House of Salt and Sorrows by Erin A Craig
Publication Date: August 6, 2019
Summary from NetGalley:
Get swept away in Erin A. Craig’s mesmerizing House of Salt and Sorrows. As one by one her beautiful sisters mysteriously die on their isolated island estate, Annaleigh must unravel the curse that haunts her family. Be careful who you dance with. . . .
In a manor by the sea, twelve sisters are cursed.
Annaleigh lives a sheltered life at Highmoor with her sisters and their father and stepmother. Once there were twelve, but loneliness fills the grand halls now that four of the girls’ lives have been cut short. Each death was more tragic than the last–the plague, a plummeting fall, a drowning, a slippery plunge–and there are whispers throughout the surrounding villages that the family is cursed by the gods.
Disturbed by a series of ghostly visions, Annaleigh becomes increasingly suspicious that her sister’s deaths were no accidents. The girls have been sneaking out every night to attend glittering balls, dancing until dawn in silk gowns and shimmering slippers, and Annaleigh isn’t sure whether to try to stop them or to join their forbidden trysts. Because who–or what–are they really dancing with?
When Annaleigh’s involvement with a mysterious stranger who has secrets of his own intensifies, it’s a race to unravel the darkness that has fallen over her family–before it claims her next. House of Salt and Sorrows is a spellbinding novel filled with magic and the rustle of gossamer skirts down long, dark hallways. Get ready to be swept away.
ARC provided by Random House Children’s via NetGalley for an honest review.
About a year ago, I did a Top 5 Wednesday post about classics that I wanted to see retold. Twelve Dancing Princesses was one of the stories I talked about in that post. Now I had envisioned an urban fantasy murder mystery, which I still think would be cool, but this is the retelling that I really needed. This was an absolutely fabulous retelling with amazing world building and a plot that will keep you wanting more.
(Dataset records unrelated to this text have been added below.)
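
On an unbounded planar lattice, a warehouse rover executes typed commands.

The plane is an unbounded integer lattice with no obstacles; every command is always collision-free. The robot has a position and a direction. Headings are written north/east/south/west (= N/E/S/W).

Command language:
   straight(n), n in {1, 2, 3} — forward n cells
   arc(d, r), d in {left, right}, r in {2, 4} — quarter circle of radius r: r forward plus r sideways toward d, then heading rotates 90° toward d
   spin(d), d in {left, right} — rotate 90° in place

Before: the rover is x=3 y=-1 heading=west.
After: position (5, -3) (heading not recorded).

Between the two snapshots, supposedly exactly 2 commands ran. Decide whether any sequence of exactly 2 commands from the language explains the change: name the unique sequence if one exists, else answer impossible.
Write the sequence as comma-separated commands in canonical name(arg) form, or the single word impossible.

key: running arc(left, 2) before spin(left) would end elsewhere — order is forced
start: x=3 y=-1 heading=west
step 1 (spin(left)): x=3 y=-1 heading=south
step 2 (arc(left, 2)): x=5 y=-3 heading=east
all 81 alternatives checked — unique.

spin(left), arc(left, 2)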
The story is told through Annaleigh. She is not the oldest, but not the youngest of the 12. Her family has already lost 4 of the sisters, plus their mother and has been grieving for many years. Annaleigh is struggling with her grief for most of the book, but she is strong, and smart and able to stand tall even when things go totally wrong around her. I really liked Annaleigh, she was very kind and personable and the sister that everyone looked to for help when it was needed.
The other sisters are perhaps not as well fleshed out as Annaleigh, but except for maybe Camille, they were all likable. The triplets were hard to keep separate as to who was who, but they were very flighty and fun. The three youngest children were called the Graces because of their names. Verity is the only one of these three we get to know well. She plays an important roll in the story. She is the youngest and like in the original, she knows something is wrong way before anyone else suspects anything. Camille is the other sister we get to know somewhat well. She is the oldest of the surviving sisters, but she was my least favorite. She was conniving and not always kind to her sisters. But by the end of the story, she kind of grew on me a bit.
There are two other characters that need mentioning, as they play important roles. Fisher is a childhood friend of Annaleigh’s and has come back to the manor for a celebration. I really liked him and thought that he was only looking out for Annaleigh and her sister. Cassius is the love interest, and even though I didn’t trust him at first, I saw how devoted he was to Annaleigh and grew to like him as well. The romance was perhaps a tad on the insta-love side, but it fit with the story and was not the focus of the plot, so I was ok with that.
The world building was very well done. I liked that the world was drawn out slowly with the reader learning things about it as we went along. There was a rich mythology and religion that was important to the story. The island setting and everything that entails was also marvelously well done. The time period was similar to the original story, no modern conveniences and the girls wearing long dresses. But women were seen as pretty equal to men in that they could inherit property and titles.
I devoured this book in two days, but probably could have read it in one go if life hadn’t interfered. It is a little slow in the beginning, and the dancing part of the story doesn’t show up until about 100 pages in, but I was riveted from the get go. The author did a fabulous job of melding the original story with the intricate plot that she developed. There were some delightful twists and turns to the story, and the mix of mysticism and mythological was just about perfect.
This ended up being the Twelve Dancing Princesses retelling that I didn’t know I needed or wanted. It is hard to believe that this is a debut. The writing is excellent as is the story. If you like fairy tale retellings than this is one you don’t want to miss.